In an isosceles triangle, the circumcentre, the incentre, the orthocentre and the centroid are-
A. Collinear
B. Coincide
C. Do not coincide
D. None of the above

Answer 1

Hint: The knowledge of different centres of a triangle will be used in this problem. We will begin by constructing an isosceles triangle, and make a perpendicular from one vertex to the opposite side, which is the one having a different length from the other two. We will then check if the circumcentre, the incentre, the orthocentre and the centroid lie on that line or not. If they do, we will check if they coincide or not.

Complete step-by-step answer:
We need to find the relationship between the four centres of a triangle, which are the circumcentre, the incentre, the orthocentre and the centroid.
(a)The centroid is the point of intersection of the three medians. A median is the line joining a vertex to the midpoint of the opposite side.
(b)The orthocentre is the point of intersection of the three altitudes. An altitude is the line joining a vertex and the opposite side, such that it is perpendicular to that opposite side.
(c)The incentre is the point of intersection of the three angle bisectors. An angle bisector is the line joining the vertex and the opposite side such that it divides the angle made at the vertex in two equal halves.
(d)The circumcentre is the point of intersection of the perpendicular bisector of each side. A perpendicular bisector is a line perpendicular to a given line, and passing through its centre. It need not pass through the opposite vertex of the triangle.

We will now construct an arbitrary isosceles triangle ABC with an altitude through the non-equal side at D as-

We can see that AD is an altitude of the isosceles triangle ABC with AB = AC. This means that the orthocentre lies on the line AD.
Now, we will consider the two right-angled triangle ADB and ADC-
$\begin{align}
  &In\;\vartriangle ADB\;and\vartriangle ADC, \\
  &AD = AD\left( {common} \right) \\
  &AB = AC\left( {isosceles\;triangle} \right) \\
  &\angle ADB = \angle ADC\left( {right - angled} \right) \\
  &By\;RHS\;congruency - \\
  &\vartriangle ADB\; \cong \vartriangle ADC \\
\end{align} $
Triangle ADB and ADC are congruent, so by apply the property of corresponding parts of congruent triangles, we can write that-
BD = DC
$\angle BAD = \angle CAD$
Using these equations, we can deduce that-
AD is the altitude due to our initial assumption, hence the orthocentre lies on AD.
AD is the median because it divides BC in two equal halves(BD = DC), hence the centroid lies on AD.
AD is the angular bisector because it divides $\angle {\text{A}}$ in two equal halves($\angle BAD = \angle CAD$), hence the incentive lies on AD.
AD is the perpendicular bisector of BC, because it is perpendicular to it, and divides it in two equal halves as well(BD = DC), hence the circumcentre lies on AD.

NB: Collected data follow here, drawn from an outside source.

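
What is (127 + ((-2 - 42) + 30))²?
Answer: 12769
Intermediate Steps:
(127 + ((-2 - 42) + 30))² = (127 + (-44 + 30))² = (127 - 14)² = 113² = 12769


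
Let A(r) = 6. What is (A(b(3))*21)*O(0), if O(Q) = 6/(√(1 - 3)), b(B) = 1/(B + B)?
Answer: -378*I*√2 ≈ -534.57*I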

These four conditions show us that all the centres lie on the same line AD. But we cannot prove that they coincide, because they coincide only when the triangle is equilateral. Hence, the correct option is A.

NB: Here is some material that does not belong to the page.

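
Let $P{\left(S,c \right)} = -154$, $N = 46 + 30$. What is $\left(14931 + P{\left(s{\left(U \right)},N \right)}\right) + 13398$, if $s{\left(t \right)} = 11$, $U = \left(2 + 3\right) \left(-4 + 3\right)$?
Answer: $28175$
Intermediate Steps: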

Note: An important point to note here is that the altitude must be drawn only through the non-equal side, which is BC in this case. This enables us to bring symmetricity in the figure and we can prove the two triangles congruent. Also, the students must thoroughly remember the properties of all the four centres and how they are constructed. This answer can be used as a general result by the students in other problems.